Twelve years after he died, the government wants to put up a bronze statue of the first Premier of the Eastern Cape Ray Mhlaba. It will be in Mhlaba's hometown of Fort Beaufort in the Eastern Cape and will be five metres high (the statue of Nelson Mandela outside the Union Buildings in Pretoria is nine metres).

The national Department of Arts and Culture is running the project and has issued a tender that closes on February 17. The tender was advertised in the weekend newspapers.

"The primary objective of this project is to promote and preserve the legacy of Oom Ray, social cohesion and nation building. Broadly speaking, it is also about recovering, and even comprehending memory of a complex and often troubled South African history, not only for posterity but also for present knowledge production," said the department in the tender documents.
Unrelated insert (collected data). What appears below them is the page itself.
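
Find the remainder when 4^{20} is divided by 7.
By Fermat: 4^{6} ≡ 1 (mod 7). 20 = 3×6 + 2. So 4^{20} ≡ 4^{2} ≡ 2 (mod 7)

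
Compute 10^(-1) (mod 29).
Since 29 is prime, by Fermat 10^(-1) ≡ 10^{27} ≡ 3 (mod 29). Verify: 10 × 3 = 30 ≡ 1 (mod 29)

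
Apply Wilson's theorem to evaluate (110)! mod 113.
(112)! = (110)! × (111) × (112) ≡ -1 mod 113. So (110)! ≡ -1 × [(112)(111)]^(-1) ≡ 56 mod 113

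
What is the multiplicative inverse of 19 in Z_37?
Since 37 is prime, by Fermat 19^(-1) ≡ 19^{35} ≡ 2 mod 37. Verify: 19 × 2 = 38 ≡ 1 mod 37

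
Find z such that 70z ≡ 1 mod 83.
Since 83 is prime, by Fermat 70^(-1) ≡ 70^{81} ≡ 51 mod 83. Verify: 70 × 51 = 3570 ≡ 1 mod 83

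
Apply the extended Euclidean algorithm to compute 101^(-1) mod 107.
Extended GCD: 101(-18) + 107(17) = 1. So 101^(-1) ≡ -18 ≡ 89 mod 107. Verify: 101 × 89 = 8989 ≡ 1 mod 107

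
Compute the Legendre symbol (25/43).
(25/43) = 25^{21} mod 43 = 1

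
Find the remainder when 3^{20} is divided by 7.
By Fermat: 3^{6} ≡ 1 mod 7. 20 = 3×6 + 2. So 3^{20} ≡ 3^{2} ≡ 2 mod 7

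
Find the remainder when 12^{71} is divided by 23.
By Fermat: 12^{22} ≡ 1 mod 23. 71 = 3×22 + 5. So 12^{71} ≡ 12^{5} ≡ 18 mod 23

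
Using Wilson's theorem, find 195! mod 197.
(196)! = (195)! × (196) ≡ -1 mod 197. So (195)! ≡ -1 × (196)^(-1) ≡ (-1)×(-1) = 1 mod 197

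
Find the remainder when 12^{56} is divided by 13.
By Fermat: 12^{12} ≡ 1 (mod 13). 56 = 4×12 + 8. So 12^{56} ≡ 12^{8} ≡ 1 (mod 13)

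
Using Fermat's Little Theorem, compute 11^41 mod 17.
By Fermat: 11^{16} ≡ 1 (mod 17). 41 = 2×16 + 9. So 11^{41} ≡ 11^{9} ≡ 6 (mod 17)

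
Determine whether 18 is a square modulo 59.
By Euler's criterion: 18^{29} ≡ 58 (mod 59). Since this equals -1 (≡ 58), 18 is not a QR.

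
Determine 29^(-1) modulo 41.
Since 41 is prime, by Fermat 29^(-1) ≡ 29^{39} ≡ 17 mod 41. Verify: 29 × 17 = 493 ≡ 1 mod 41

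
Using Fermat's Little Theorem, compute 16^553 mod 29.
By Fermat: 16^{28} ≡ 1 mod 29. 553 ≡ 21 mod 28. So 16^{553} ≡ 16^{21} ≡ 1 mod 29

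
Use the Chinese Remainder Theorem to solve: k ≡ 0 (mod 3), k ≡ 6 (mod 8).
M = 3 × 8 = 24. M₁ = 8, y₁ ≡ 2 (mod 3). M₂ = 3, y₂ ≡ 3 (mod 8). k = 0×8×2 + 6×3×3 ≡ 6 (mod 24)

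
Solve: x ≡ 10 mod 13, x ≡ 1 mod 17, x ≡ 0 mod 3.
M = 13 × 17 × 3 = 663. M₁ = 51, y₁ ≡ 12 mod 13. M₂ = 39, y₂ ≡ 7 mod 17. M₃ = 221, y₃ ≡ 2 mod 3. x = 10×51×12 + 1×39×7 + 0×221×2 ≡ 426 mod 663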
The 5m statue will be installed in the Tony Yengeni Square in Fort Beaufort.

The plaque that goes with the statue "must be inscribed with a well-researched summarised inscription of between 150 and 300 words, detailing who Oom Ray was, and his contribution towards the liberation struggle and construction of democracy in this country" and must be written in more than one language, likely English, isiXhosa and Afrikaans, said the tender.

Fort Beaufort is in Nkonkobe Local Municipality, now renamed Raymond Mhlaba Local Municipality.

Mhlaba was born in Fort Beaufort in 1920, became a member and leader of the ANC and the SACP and was a founder member of the ANC's armed wing Mkhonto weSizwe (MK). He was jailed on Robben Island until 1989, was the first premier of the Eastern Cape, then South African High Commissioner to Uganda. He retired in 2001 and died in 2005.